Pointedstick wrote:
Now we're getting somewhere. If I'm understanding you correctly, you're saying that Catton's book can be distilled down to the idea that over the next few centuries, the idea of limitless growth will be revealed to be a dangerous sham that has ill-prepared us for reality without infinite cheap fossil fuels.
Yes, I think that's a good summary.
Basically, I accuse Catton of building a strawman argument by extrapolating the course that the USA was on in 1973 out into the indefinite future and declaring that we humans will not change course even if it leads to disaster or potentially even extinction.
I don't think it was just the 1973 course, but rather the entire 20th century course.
I think that Catton would say that humans WILL change course, but that it might happen later rather than sooner.
This is a ridiculous argument, and the reason why I feel comfortable dismissing it after only 43 years is because we have already made very meaningful changes to the problems Catton identified and altered our trajectory in that time. As I keep bringing up, solar and wind are now cost-competitive with gas.
Next up is the scalability problem. Even if solar and wind are cost competitive as niche applications, they would not be cost competitive if you tried to scale them up beyond niche applications because you would start to run into all sorts of problems like scarcity of rare earth materials, the environmental damage associated with wind turbines, the down time when the sun isn't shining and the wind isn't blowing, etc.
This is a titanic change from the world Catton inhabited. And we are already adding more solar and wind generation capacity than gas!
In Catton's time renewables were a niche segment of the energy market, and they are still a niche today. When electricity generation is 30% wind and 30% solar, the world you are describing will have arrived, but not when it's closer to 3% and 3%, which is where we are today.
Do you think that this process is going to stall out or something? To me, it really seems that this fundamentally challenges the fossil fuel leg of Catton's argument. If so, that leaves only the "infinite growth is impossible" leg, making it much more obvious and weak argument.
It won't stall out. It will simply start to bump into things like lack of suitable places to build more wind turbines and solar farms, the fact that battery technology still isn't all that great when it comes to using electricity for transportation, the fact that planes will always be fossil fueled, the need for fossil fuel inputs for modern agriculture, etc.
The bottom line is that I just don't think we will be able to concentrate solar energy as intensely as Mother Nature has done for us in the compacted ancient organic material that we know as fossil fuels. We think we can, and maybe we can, but I think it will be more like the comparison of a human hand and a prosthetic hand. The latter will never have the elegance of the former.
All I would suggest is that people put Catton's arguments on their short list of serious threats to our way of life that could present themselves within our lifetimes. If it turns out that energy isn't that big of a deal and solar, wind, nuclear, hydro, etc. can gradually replace fossil fuels, then good for us as humans. If, however, it turns out that an economic system premised on continual growth will eventually bump into hard ecological limits, then we are going to have some tough times to deal with at some point in the future.
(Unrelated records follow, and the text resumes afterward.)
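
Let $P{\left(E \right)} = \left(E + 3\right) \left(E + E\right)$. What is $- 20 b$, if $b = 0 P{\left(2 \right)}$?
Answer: $0$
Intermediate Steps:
$P{\left(E \right)} = 2 E \left(3 + E\right)$ ($P{\left(E \right)} = \left(3 + E\right) 2 E = 2 E \left(3 + E\right)$)
$b = 0$ ($b = 0 \cdot 2 \cdot 2 \left(3 + 2\right) = 0 \cdot 2 \cdot 2 \cdot 5 = 0 \cdot 20 = 0$)
$- 20 b = \left(-20\right) 0 = 0$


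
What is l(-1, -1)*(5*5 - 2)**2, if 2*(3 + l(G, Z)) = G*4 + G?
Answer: -5819/2 ≈ -2909.5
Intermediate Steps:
l(G, Z) = -3 + 5*G/2 (l(G, Z) = -3 + (G*4 + G)/2 = -3 + (4*G + G)/2 = -3 + (5*G)/2 = -3 + 5*G/2)
l(-1, -1)*(5*5 - 2)**2 = (-3 + (5/2)*(-1))*(5*5 - 2)**2 = (-3 - 5/2)*(25 - 2)**2 = -11/2*23**2 = -11/2*529 = -5819/2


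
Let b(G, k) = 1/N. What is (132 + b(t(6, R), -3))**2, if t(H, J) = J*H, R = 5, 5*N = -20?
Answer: 277729/16 ≈ 17358.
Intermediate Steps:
N = -4 (N = (1/5)*(-20) = -4)
t(H, J) = H*J
b(G, k) = -1/4 (b(G, k) = 1/(-4) = -1/4)
(132 + b(t(6, R), -3))**2 = (132 - 1/4)**2 = (527/4)**2 = 277729/16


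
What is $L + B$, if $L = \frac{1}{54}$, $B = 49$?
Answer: $\frac{2647}{54} \approx 49.018$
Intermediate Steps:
$L = \frac{1}{54} \approx 0.018519$
$L + B = \frac{1}{54} + 49 = \frac{2647}{54}$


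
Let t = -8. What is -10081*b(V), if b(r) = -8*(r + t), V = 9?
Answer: 80648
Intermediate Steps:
b(r) = 64 - 8*r (b(r) = -8*(r - 8) = -8*(-8 + r) = 64 - 8*r)
-10081*b(V) = -10081*(64 - 8*9) = -10081*(64 - 72) = -10081*(-8) = 80648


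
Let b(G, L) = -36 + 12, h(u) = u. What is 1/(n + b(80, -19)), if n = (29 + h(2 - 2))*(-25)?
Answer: -1/749 ≈ -0.0013351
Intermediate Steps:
b(G, L) = -24
n = -725 (n = (29 + (2 - 2))*(-25) = (29 + 0)*(-25) = 29*(-25) = -725)
1/(n + b(80, -19)) = 1/(-725 - 24) = 1/(-749) = -1/749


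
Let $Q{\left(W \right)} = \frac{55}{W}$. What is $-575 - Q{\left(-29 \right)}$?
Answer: $- \frac{16620}{29} \approx -573.1$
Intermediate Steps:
$-575 - Q{\left(-29 \right)} = -575 - \frac{55}{-29} = -575 - 55 \left(- \frac{1}{29}\right) = -575 - - \frac{55}{29} = -575 + \frac{55}{29} = - \frac{16620}{29}$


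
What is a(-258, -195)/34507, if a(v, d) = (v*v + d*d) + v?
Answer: 104331/34507 ≈ 3.0235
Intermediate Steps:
a(v, d) = v + d² + v² (a(v, d) = (v² + d²) + v = (d² + v²) + v = v + d² + v²)
a(-258, -195)/34507 = (-258 + (-195)² + (-258)²)/34507 = (-258 + 38025 + 66564)*(1/34507) = 104331*(1/34507) = 104331/34507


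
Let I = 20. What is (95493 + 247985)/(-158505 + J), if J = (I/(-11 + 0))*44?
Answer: -343478/158585 ≈ -2.1659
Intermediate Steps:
J = -80 (J = (20/(-11 + 0))*44 = (20/(-11))*44 = (20*(-1/11))*44 = -20/11*44 = -80)
(95493 + 247985)/(-158505 + J) = (95493 + 247985)/(-158505 - 80) = 343478/(-158585) = 343478*(-1/158585) = -343478/158585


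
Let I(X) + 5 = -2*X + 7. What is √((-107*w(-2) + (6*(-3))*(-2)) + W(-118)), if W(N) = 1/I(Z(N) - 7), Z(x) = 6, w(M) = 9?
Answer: I*√3707/2 ≈ 30.443*I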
Interestingly, von Mises touched on this topic in a very brief way in
Human Action. What he said was basically that he could imagine resource constraints pinching economic growth at some point in the future, but that it would be a long long time before anything like that happened, and basically left it at that.
Remember, too, that expensive oil is basically the same as expensive alternative energy sources. What the world needs is cheap energy for business as usual. In 2008, we found out how the world economy responds to expensive energy (e.g., $150 per barrel oil)--everything basically shut down until the price of energy fell to levels where things could function profitably again.
The relationship between energy prices and the financial markets is really fascinating. Basically, the premise behind all debt is that people and businesses will have more money in the future than they have today, but this premise has certain energy input assumptions built into it, and once those assumptions are invalidated through experience, the entire rationale for debt starts to fall apart as well. In a post-peak oil world, many believe that the only reasonable assumption will be that people will have less surplus in the future than they have today, since the cost of energy inputs will be higher at almost every level of production.